Friday, September 16, 2005

Cross-Eyed Mice

The computer I use most these days is my trusty Dell Latitude LS sub-notebook, a slim and light 500MHz PIII machine. It's still running Windows ME, which helps ensure I keep up with my daily dose of pain and suffering.

I installed ME because at the time I bought the computer I was still using a scanner that had no drivers for anything but Windows 9X. (But that's a story for another time.) Also, I was worried that the machine was under-powered to run W2K, XP was not officially supported, and I had heard that ME was the best of the 9X line for dealing with digital video. I wanted to be able to tinker with video stuff on this machine. Curiously, while I can capture DV and edit it just fine,
a bug in Windows ME prevents me from getting back out onto tape. Oh well.

Anyway, the notebook, like many others, has a VGA out port on the back. I wanted to use this port to see if I could run the machine with a dual display. When I'm at home or the office, it would be nice to plug in a monitor and have the expanded desktop of a dual display to work with.

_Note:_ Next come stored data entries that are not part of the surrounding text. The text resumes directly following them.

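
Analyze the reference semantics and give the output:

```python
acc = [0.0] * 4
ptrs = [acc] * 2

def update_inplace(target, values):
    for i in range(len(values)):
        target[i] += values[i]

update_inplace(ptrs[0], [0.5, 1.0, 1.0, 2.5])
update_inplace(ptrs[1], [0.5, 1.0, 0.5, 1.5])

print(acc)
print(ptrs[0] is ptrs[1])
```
[1.0, 2.0, 1.5, 4.0]
True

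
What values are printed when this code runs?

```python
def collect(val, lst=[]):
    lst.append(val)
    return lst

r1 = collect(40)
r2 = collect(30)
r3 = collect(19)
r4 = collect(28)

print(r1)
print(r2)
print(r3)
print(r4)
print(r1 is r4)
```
[40, 30, 19, 28]
[40, 30, 19, 28]
[40, 30, 19, 28]
[40, 30, 19, 28]
True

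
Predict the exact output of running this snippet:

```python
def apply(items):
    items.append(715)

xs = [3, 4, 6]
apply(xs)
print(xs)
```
[3, 4, 6, 715]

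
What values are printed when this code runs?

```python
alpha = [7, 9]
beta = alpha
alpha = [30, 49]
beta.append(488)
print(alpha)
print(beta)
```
[30, 49]
[7, 9, 488]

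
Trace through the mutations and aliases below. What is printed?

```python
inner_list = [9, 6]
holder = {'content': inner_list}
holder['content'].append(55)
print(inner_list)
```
[9, 6, 55]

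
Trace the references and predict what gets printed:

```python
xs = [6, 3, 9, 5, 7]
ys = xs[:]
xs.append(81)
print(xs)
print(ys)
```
[6, 3, 9, 5, 7, 81]
[6, 3, 9, 5, 7]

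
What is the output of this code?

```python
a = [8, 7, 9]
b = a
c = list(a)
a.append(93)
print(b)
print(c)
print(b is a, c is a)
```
[8, 7, 9, 93]
[8, 7, 9]
True False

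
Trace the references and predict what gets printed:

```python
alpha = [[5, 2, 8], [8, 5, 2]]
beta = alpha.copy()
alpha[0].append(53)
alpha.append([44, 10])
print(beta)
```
[[5, 2, 8, 53], [8, 5, 2]]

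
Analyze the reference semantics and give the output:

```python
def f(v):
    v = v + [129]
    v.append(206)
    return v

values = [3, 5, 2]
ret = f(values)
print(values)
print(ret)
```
[3, 5, 2]
[3, 5, 2, 129, 206]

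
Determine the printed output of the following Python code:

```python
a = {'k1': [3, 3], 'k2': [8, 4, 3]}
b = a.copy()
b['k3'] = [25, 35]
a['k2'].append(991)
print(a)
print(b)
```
{'k1': [3, 3], 'k2': [8, 4, 3, 991]}
{'k1': [3, 3], 'k2': [8, 4, 3, 991], 'k3': [25, 35]}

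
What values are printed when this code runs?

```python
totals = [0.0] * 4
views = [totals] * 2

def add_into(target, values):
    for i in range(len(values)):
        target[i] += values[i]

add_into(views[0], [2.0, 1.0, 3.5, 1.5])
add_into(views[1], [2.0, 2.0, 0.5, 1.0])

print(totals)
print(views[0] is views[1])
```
[4.0, 3.0, 4.0, 2.5]
True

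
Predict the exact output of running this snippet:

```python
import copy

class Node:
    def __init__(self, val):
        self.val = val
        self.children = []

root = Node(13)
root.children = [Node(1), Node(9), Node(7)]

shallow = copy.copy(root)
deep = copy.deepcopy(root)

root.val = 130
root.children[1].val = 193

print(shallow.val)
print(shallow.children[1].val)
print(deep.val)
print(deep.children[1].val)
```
13
193
13
9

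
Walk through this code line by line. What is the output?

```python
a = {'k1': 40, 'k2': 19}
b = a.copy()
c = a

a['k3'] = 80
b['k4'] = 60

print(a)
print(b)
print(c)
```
{'k1': 40, 'k2': 19, 'k3': 80}
{'k1': 40, 'k2': 19, 'k4': 60}
{'k1': 40, 'k2': 19, 'k3': 80}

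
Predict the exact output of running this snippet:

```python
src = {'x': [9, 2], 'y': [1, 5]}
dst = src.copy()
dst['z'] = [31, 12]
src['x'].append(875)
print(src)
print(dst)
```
{'x': [9, 2, 875], 'y': [1, 5]}
{'x': [9, 2, 875], 'y': [1, 5], 'z': [31, 12]}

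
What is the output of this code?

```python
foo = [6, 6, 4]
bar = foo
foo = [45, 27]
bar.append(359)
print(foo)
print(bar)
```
[45, 27]
[6, 6, 4, 359]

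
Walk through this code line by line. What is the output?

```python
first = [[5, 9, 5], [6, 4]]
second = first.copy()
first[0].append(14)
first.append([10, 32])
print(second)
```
[[5, 9, 5, 14], [6, 4]]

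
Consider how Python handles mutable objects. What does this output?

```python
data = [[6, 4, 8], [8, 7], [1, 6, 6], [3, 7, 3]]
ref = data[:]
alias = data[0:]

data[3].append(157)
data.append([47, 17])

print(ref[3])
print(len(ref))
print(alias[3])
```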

For a while, I thought it wasn't possible, but then I discovered a driver from Dell that actually supported the two displays! For once I thought I was in luck - one of my older devices not only did exactly what I wanted, but it was something supported by the manufacturer.

So I installed the driver, fiddled with it, and got the dual-display up and running.

There's just one little catch.

The display driver has a bug in it. Windows and icons can be moved from one screen to the other, but the MOUSE POINTER always stays on the main screen. If I try to move it onto the second screen, it wraps around and appears back on the main screen at the opposite side. In this weird state, the mouse actually ACTS on the second screen - I can work with windows, move things, click & drag, etc. - but I have to guess at where the mouse is positioned, based on the pointer's position on the main screen.

In practice, this makes the second screen impossible to use. Just like the old Howard Jones song... "You can look at the menu / but you just can't eat, you can feel the cushion / but you can't have a seat..."

And like the song says, no one ever is to blame. Think there's any way to get a fix in a 3rd party device driver for a machine that's past 5 years old? There isn't. But then, that's life on the edge... the SUPERANNUATED edge.

The reason I bring all this up is that today I discovered something that gives me new hope I can get this to work. It's called Powerstrip from a company called Entech. These guys are like the uber-gurus of display driver technology. I found them while searching for a quick way to switch screen resolutions on my laptop when moving between the built-in display (800 x 600 max) and an external monitor, which I do several times a day. They make a tool called Multires, which is like an enhanced version of the old Windows power toy that gave you a system tray icon for one-click resolution switching. They also have a free screen-rotator utility called iRotate, but I haven't tested that out yet.

Even if Powerstrip doesn't solve my problem, it's a cool utility - it lets you do all kinds of stuff with your display adapter, even if the manufacturer didn't specifically build the capabilities into the driver. Don't know if I'll pay for it though if it doesn't fix the mouse pointer bug.

I'm experimenting with Powerstrip now to see if it will do any good on my laptop. I'll keep you posted.